Two different pictures of the same Church


Two different pictures of the same Church

While American culture continues to embrace more deviant and disordered sexuality, even within the Church, that is not the case in Africa.

When the Episcopal Church split in 2007 over the issue of homosexuality, many conservative congregations, which rebranded themselves as Anglican, found conservative bishops in Africa to oversee them.

Tooley, Mark (IRD) Tooley

Mark Tooley of The Institute for Religion & Democracy (IRD) says that while almost every denomination has compromised on the biblical definition of sexuality, the Church in Africa has stood strong.

"It's very traditional, and it's very young and relatively new, and it's fast-growing," he reports. "So in that sense it is very different from much of at least white Christianity in North America, which is aging and older and in decline."

And Tooley asserts that the Bible is not the source of some African nations' new criminal laws punishing homosexuals with imprisonment or worse.
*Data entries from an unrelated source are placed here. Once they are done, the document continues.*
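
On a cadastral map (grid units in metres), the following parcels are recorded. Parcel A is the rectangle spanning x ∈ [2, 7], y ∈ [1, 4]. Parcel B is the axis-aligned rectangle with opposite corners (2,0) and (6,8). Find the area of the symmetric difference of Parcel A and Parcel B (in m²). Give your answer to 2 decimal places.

23.00

|Parcel A∩Parcel B|: x∈[2,6], y∈[1,4] → 4·3 = 12.
|Parcel A △ Parcel B| = |Parcel A| + |Parcel B| − 2·|Parcel A∩Parcel B| = 15 + 32 − 24 = 23.00.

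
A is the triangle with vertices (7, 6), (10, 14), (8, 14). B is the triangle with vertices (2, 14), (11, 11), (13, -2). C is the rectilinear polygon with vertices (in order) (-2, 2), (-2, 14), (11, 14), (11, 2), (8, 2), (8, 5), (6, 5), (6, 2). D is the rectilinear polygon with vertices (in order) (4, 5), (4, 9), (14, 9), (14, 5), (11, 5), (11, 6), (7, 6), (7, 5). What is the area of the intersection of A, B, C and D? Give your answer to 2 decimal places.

The intersection is the polygon with vertices (7.375,9), (8.125,9), (7.176,6.471), (7.077,6.615).
By the shoelace formula its area is 1.09.

1.09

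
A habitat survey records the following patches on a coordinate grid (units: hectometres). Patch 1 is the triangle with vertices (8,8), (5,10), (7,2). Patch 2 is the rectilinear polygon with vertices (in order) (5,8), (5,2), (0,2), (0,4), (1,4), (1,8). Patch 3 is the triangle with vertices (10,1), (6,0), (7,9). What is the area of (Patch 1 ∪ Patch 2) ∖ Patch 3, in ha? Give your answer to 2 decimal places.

31.32

|Patch 1 ∪ Patch 2| = 36.
|(Patch 1 ∪ Patch 2) ∩ Patch 3| = 4.678.
|(Patch 1 ∪ Patch 2) ∖ Patch 3| = 36 − 4.678 = 31.32.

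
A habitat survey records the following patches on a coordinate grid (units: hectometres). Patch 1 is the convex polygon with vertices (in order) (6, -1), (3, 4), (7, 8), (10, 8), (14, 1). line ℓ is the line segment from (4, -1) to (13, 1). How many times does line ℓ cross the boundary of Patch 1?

1

The segment meets the boundary at (5.765,-0.608).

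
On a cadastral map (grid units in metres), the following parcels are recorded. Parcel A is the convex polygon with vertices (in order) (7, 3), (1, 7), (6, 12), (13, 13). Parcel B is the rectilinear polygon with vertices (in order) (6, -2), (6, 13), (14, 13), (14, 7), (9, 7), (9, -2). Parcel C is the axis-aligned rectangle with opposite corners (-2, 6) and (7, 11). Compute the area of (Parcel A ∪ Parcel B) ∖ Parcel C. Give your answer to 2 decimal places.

74.72

|Parcel A ∪ Parcel B| = 95.9667.
|(Parcel A ∪ Parcel B) ∩ Parcel C| = 21.25.
|(Parcel A ∪ Parcel B) ∖ Parcel C| = 95.9667 − 21.25 = 74.72.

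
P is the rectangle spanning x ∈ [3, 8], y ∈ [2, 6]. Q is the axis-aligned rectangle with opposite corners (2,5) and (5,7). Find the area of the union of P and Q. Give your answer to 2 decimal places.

24.00

By inclusion–exclusion:
Individual areas: |P| = 20, |Q| = 6.
|P∩Q|: x∈[3,5], y∈[5,6] → 2·1 = 2.
|P ∪ Q| = 26 − 2 = 24.00.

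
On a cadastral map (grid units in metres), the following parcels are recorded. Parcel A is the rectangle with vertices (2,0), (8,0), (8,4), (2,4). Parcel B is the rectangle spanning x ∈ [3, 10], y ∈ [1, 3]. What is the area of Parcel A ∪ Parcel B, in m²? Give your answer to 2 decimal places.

By inclusion–exclusion:
Individual areas: |Parcel A| = 24, |Parcel B| = 14.
|Parcel A∩Parcel B|: x∈[3,8], y∈[1,3] → 5·2 = 10.
|Parcel A ∪ Parcel B| = 38 − 10 = 28.00.

28.00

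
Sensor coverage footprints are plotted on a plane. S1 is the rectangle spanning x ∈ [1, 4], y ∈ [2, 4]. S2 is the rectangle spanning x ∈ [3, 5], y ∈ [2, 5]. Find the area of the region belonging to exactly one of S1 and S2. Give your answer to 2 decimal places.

8.00

|S1∩S2|: x∈[3,4], y∈[2,4] → 1·2 = 2.
|S1 △ S2| = |S1| + |S2| − 2·|S1∩S2| = 6 + 6 − 4 = 8.00.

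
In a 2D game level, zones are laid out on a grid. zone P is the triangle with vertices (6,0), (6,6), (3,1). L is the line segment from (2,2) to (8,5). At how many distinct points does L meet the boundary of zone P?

2

The segment meets the boundary at (6,4), (4.286,3.143).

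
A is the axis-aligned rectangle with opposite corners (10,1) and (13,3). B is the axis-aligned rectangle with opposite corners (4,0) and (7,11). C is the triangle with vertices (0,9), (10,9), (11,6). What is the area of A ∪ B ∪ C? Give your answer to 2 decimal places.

By inclusion–exclusion:
Individual areas: |A| = 6, |B| = 33, |C| = 15.
|A∩B| = 0 (no overlap).
|A∩C| = 0.
|B∩C| = 4.5.
|A∩B∩C| = 0.
|A ∪ B ∪ C| = 54 − 4.5 + 0 = 49.50.

49.50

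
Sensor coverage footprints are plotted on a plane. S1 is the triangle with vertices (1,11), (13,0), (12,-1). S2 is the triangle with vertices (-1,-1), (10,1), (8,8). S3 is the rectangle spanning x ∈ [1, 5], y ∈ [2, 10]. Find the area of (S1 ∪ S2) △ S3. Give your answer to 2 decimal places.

68.09

|S1 ∪ S2| = 47.703.
|(S1 ∪ S2) ∩ S3| = 5.8068.
|(S1 ∪ S2) △ S3| = 47.703 + 32 − 11.6136 = 68.09.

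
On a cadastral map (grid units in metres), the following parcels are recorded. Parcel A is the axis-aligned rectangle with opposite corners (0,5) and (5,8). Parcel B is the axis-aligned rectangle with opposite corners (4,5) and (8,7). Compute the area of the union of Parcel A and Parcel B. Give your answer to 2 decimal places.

By inclusion–exclusion:
Individual areas: |Parcel A| = 15, |Parcel B| = 8.
|Parcel A∩Parcel B|: x∈[4,5], y∈[5,7] → 1·2 = 2.
|Parcel A ∪ Parcel B| = 23 − 2 = 21.00.

21.00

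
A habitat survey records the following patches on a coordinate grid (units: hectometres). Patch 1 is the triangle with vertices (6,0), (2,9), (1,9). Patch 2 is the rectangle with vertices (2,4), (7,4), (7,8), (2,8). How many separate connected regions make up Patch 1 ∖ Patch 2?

2

Patch 1 ∖ Patch 2 splits into 2 disjoint pieces (area 0.8889, area 1.1222).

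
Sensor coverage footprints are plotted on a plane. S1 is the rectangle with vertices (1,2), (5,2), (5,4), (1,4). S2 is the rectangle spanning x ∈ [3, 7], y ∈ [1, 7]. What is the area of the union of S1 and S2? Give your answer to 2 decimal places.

28.00

By inclusion–exclusion:
Individual areas: |S1| = 8, |S2| = 24.
|S1∩S2|: x∈[3,5], y∈[2,4] → 2·2 = 4.
|S1 ∪ S2| = 32 − 4 = 28.00.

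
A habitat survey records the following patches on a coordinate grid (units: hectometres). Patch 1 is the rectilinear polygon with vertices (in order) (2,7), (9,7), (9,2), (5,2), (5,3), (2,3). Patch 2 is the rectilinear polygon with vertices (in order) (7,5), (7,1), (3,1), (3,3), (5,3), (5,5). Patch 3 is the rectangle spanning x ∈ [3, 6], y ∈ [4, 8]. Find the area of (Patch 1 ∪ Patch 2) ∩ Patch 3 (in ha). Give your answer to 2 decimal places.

9.00

The region (Patch 1 ∪ Patch 2) ∩ Patch 3 is the polygon with vertices (6,7), (6,4), (3,4), (3,7).
By the shoelace formula its area is 9.00.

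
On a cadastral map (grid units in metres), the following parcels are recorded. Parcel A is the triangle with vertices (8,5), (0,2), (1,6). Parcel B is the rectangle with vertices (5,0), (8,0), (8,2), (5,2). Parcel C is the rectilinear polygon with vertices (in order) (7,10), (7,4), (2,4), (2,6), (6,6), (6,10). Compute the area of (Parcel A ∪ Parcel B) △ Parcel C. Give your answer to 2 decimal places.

20.54

|Parcel A ∪ Parcel B| = 20.5.
|(Parcel A ∪ Parcel B) ∩ Parcel C| = 6.9792.
|(Parcel A ∪ Parcel B) △ Parcel C| = 20.5 + 14 − 13.9583 = 20.54.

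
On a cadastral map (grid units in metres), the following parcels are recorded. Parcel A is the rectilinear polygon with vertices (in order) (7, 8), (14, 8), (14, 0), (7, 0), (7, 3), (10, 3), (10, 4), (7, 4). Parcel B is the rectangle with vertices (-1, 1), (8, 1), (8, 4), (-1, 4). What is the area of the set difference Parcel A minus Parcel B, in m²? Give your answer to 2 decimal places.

|Parcel A| = 53, |Parcel A∩Parcel B| = 2.
|Parcel A ∖ Parcel B| = |Parcel A| − |Parcel A∩Parcel B| = 53 − 2 = 51.00.

51.00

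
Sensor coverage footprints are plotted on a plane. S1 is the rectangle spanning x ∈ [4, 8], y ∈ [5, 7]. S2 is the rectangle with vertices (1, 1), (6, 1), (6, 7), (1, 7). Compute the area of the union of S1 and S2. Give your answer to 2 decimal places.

34.00

By inclusion–exclusion:
Individual areas: |S1| = 8, |S2| = 30.
|S1∩S2|: x∈[4,6], y∈[5,7] → 2·2 = 4.
|S1 ∪ S2| = 38 − 4 = 34.00.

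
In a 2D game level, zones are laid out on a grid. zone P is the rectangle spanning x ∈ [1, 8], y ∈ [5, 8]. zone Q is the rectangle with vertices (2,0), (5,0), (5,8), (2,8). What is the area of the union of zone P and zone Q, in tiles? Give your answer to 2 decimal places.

By inclusion–exclusion:
Individual areas: |zone P| = 21, |zone Q| = 24.
|zone P∩zone Q|: x∈[2,5], y∈[5,8] → 3·3 = 9.
|zone P ∪ zone Q| = 45 − 9 = 36.00.

36.00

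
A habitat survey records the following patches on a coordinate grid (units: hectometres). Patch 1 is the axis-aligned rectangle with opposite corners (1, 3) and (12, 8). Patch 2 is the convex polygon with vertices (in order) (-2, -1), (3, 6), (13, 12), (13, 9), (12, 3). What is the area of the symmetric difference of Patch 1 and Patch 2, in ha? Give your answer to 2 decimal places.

47.77

|Patch 1| = 55, |Patch 2| = 82.5, |Patch 1∩Patch 2| = 44.8667.
|Patch 1 △ Patch 2| = |Patch 1| + |Patch 2| − 2·|Patch 1∩Patch 2| = 55 + 82.5 − 89.7333 = 47.77.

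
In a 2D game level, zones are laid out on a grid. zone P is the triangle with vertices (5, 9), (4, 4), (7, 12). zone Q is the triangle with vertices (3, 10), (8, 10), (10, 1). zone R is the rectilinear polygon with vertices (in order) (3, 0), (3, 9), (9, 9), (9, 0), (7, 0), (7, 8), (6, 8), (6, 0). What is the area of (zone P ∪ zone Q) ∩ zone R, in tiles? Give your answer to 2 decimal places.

14.71

|zone P ∪ zone Q| = 24.127.
|(zone P ∪ zone Q) ∩ zone R| = 14.71.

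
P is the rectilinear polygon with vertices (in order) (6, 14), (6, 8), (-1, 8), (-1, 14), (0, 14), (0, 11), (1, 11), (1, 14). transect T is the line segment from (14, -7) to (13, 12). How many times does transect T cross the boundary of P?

0

The segment lies entirely outside P and never meets its boundary.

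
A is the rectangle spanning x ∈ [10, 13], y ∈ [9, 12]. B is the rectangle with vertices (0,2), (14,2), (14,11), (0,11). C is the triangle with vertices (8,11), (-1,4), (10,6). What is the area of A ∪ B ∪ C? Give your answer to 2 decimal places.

By inclusion–exclusion:
Individual areas: |A| = 9, |B| = 126, |C| = 29.5.
|A∩B|: x∈[10,13], y∈[9,11] → 3·2 = 6.
|A∩C| = 0.
|B∩C| = 29.202.
|A∩B∩C| = 0.
|A ∪ B ∪ C| = 164.5 − 35.202 + 0 = 129.30.

129.30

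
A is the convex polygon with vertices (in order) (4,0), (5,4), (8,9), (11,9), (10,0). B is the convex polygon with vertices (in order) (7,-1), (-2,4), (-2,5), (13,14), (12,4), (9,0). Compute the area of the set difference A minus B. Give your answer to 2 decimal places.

|A| = 44, |A∩B| = 42.8662.
|A ∖ B| = |A| − |A∩B| = 44 − 42.8662 = 1.13.

1.13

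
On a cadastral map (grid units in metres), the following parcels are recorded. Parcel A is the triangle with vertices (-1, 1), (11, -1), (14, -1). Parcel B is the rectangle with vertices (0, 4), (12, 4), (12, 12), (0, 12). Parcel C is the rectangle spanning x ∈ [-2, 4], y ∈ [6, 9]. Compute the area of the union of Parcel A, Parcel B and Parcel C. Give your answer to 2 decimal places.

By inclusion–exclusion:
Individual areas: |Parcel A| = 3, |Parcel B| = 96, |Parcel C| = 18.
|Parcel A∩Parcel B| = 0.
|Parcel A∩Parcel C| = 0.
|Parcel B∩Parcel C|: x∈[0,4], y∈[6,9] → 4·3 = 12.
|Parcel A∩Parcel B∩Parcel C| = 0.
|Parcel A ∪ Parcel B ∪ Parcel C| = 117 − 12 + 0 = 105.00.

105.00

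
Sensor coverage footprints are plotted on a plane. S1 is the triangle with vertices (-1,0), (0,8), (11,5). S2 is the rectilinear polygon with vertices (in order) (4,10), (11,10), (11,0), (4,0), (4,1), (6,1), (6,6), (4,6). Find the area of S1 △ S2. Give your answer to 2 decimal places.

85.72

|S1| = 45.5, |S2| = 60, |S1∩S2| = 9.8902.
|S1 △ S2| = |S1| + |S2| − 2·|S1∩S2| = 45.5 + 60 − 19.7803 = 85.72.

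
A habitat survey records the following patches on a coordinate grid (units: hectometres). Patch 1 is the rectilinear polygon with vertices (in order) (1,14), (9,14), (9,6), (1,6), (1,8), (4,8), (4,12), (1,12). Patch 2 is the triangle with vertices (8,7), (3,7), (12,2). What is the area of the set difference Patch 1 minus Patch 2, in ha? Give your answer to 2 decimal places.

|Patch 1| = 52, |Patch 1∩Patch 2| = 4.5.
|Patch 1 ∖ Patch 2| = |Patch 1| − |Patch 1∩Patch 2| = 52 − 4.5 = 47.50.

47.50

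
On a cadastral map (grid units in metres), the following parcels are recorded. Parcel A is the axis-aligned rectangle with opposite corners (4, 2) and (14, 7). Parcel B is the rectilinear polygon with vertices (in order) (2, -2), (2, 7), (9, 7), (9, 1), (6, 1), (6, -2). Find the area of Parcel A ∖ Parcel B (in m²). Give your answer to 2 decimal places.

|Parcel A| = 50, |Parcel A∩Parcel B| = 25.
|Parcel A ∖ Parcel B| = |Parcel A| − |Parcel A∩Parcel B| = 50 − 25 = 25.00.

25.00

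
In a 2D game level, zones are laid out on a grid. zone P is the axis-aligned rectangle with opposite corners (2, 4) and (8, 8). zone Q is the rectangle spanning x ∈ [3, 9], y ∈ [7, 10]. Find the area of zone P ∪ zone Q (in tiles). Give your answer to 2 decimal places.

By inclusion–exclusion:
Individual areas: |zone P| = 24, |zone Q| = 18.
|zone P∩zone Q|: x∈[3,8], y∈[7,8] → 5·1 = 5.
|zone P ∪ zone Q| = 42 − 5 = 37.00.

37.00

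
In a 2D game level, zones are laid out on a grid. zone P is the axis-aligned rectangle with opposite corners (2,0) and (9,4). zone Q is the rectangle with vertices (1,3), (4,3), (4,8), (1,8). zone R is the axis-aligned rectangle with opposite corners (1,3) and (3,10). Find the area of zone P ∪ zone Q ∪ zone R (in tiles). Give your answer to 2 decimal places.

45.00

By inclusion–exclusion:
Individual areas: |zone P| = 28, |zone Q| = 15, |zone R| = 14.
|zone P∩zone Q|: x∈[2,4], y∈[3,4] → 2·1 = 2.
|zone P∩zone R|: x∈[2,3], y∈[3,4] → 1·1 = 1.
|zone Q∩zone R|: x∈[1,3], y∈[3,8] → 2·5 = 10.
|zone P∩zone Q∩zone R| = 1.
|zone P ∪ zone Q ∪ zone R| = 57 − 13 + 1 = 45.00.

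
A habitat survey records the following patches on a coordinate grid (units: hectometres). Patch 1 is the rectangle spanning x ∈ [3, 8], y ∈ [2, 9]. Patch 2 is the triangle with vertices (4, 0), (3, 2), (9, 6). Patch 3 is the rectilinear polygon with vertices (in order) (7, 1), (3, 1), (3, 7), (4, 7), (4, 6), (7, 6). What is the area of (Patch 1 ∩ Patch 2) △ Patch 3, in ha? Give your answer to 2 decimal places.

17.53

|Patch 1 ∩ Patch 2| = 5.0667.
|(Patch 1 ∩ Patch 2) ∩ Patch 3| = 4.2667.
|(Patch 1 ∩ Patch 2) △ Patch 3| = 5.0667 + 21 − 8.5333 = 17.53.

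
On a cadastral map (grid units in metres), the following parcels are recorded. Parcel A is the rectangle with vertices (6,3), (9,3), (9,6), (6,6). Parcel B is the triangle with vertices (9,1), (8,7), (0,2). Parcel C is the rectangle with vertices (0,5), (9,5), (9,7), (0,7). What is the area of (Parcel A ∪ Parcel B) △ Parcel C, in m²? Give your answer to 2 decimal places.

37.63

|Parcel A ∪ Parcel B| = 28.3.
|(Parcel A ∪ Parcel B) ∩ Parcel C| = 4.3333.
|(Parcel A ∪ Parcel B) △ Parcel C| = 28.3 + 18 − 8.6667 = 37.63.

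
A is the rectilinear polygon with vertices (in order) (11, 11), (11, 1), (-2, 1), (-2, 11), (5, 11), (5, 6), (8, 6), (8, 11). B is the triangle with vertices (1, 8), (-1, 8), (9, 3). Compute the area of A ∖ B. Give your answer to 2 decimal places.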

Even if some churches pushed for those measures, he says it was done out of fear of and/or competition with Islam, "which does advocate these extreme punishments."

"Christians are often afraid that if they're portrayed by Islam as squishy or ambivalent on sexual standards, they will be discredited or even physically in danger," he says.

Nonetheless, Tooley says the fast-growing Christian Church in Africa is a good reminder that American Christianity is just a small sliver of the greater, global Church.

"Christianity is growing in Africa, and it tends to be more charismatic and Pentecostal," the IRD president notes. "The awareness of the supernatural -- there's a much greater appreciation for that in Africa than there is in much of America, where we're much more shaped by a rationalist perspective."

In all of Africa, only one nation — South Africa — has legalized same-sex marriage, where Anglican Archbishop Desmond Tutu, world-renowned for his opposition to apartheid, has been an outspoken supporter of LGBTQ rights.